US military dog 'in Afghan Taliban custody'

KABUL (AFP) - The Taleban say they have captured a dog belonging to the US military following a raid in eastern Afghanistan late last year.

A video posted on the insurgents' website on Wednesday and later on Facebook shows the animal, named by the Taleban as "Colonel", being held on a leash in a small, well-lit courtyard surrounded by five men holding guns and grenades.

Wearing a black vest with pouches for equipment, the dark brown canine wags its tail and later perks up its ears as the militants begin chanting in the background.

The video's narrator says three guns, one pistol and other equipment including a GPS and a torch were seized from the dog, which was captured after a US operation in Alingar, a volatile district in Afghanistan's Laghman province.

A spokesman for the International Security Assistance Force (ISAF) in Kabul said they were aware of the reports, but declined to comment.

Taleban spokesman Zabiullah Mujahid told AFP Thursday: "The Americans conducted an operation on the positions of Mujahideen in Alingar district (of Laghman province).

"The Mujahideen put up fierce resistance and repelled the attack...The Mujahideen seized some weapons and also a dog which we later learnt the Americans called 'Colonel'." The Taleban spokesman said that "Colonel" is alive and well, adding his fate would be determined later.

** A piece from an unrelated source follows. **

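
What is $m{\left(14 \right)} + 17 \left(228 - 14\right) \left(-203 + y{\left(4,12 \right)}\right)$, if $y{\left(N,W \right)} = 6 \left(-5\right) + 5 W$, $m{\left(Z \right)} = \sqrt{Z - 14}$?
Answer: $-629374$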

Hundreds of canines have been deployed by US forces in Afghanistan for tasks such as seeking out improvised explosive devices (IED) responsible for the vast majority of both military and civilian casualties in the war-torn country.

The bravest among them are awarded medals and wounded animals are airlifted from the front line to be taken for treatment.

Dogs are seen as unclean creatures by some Muslims and viewed with suspicion by the Taleban.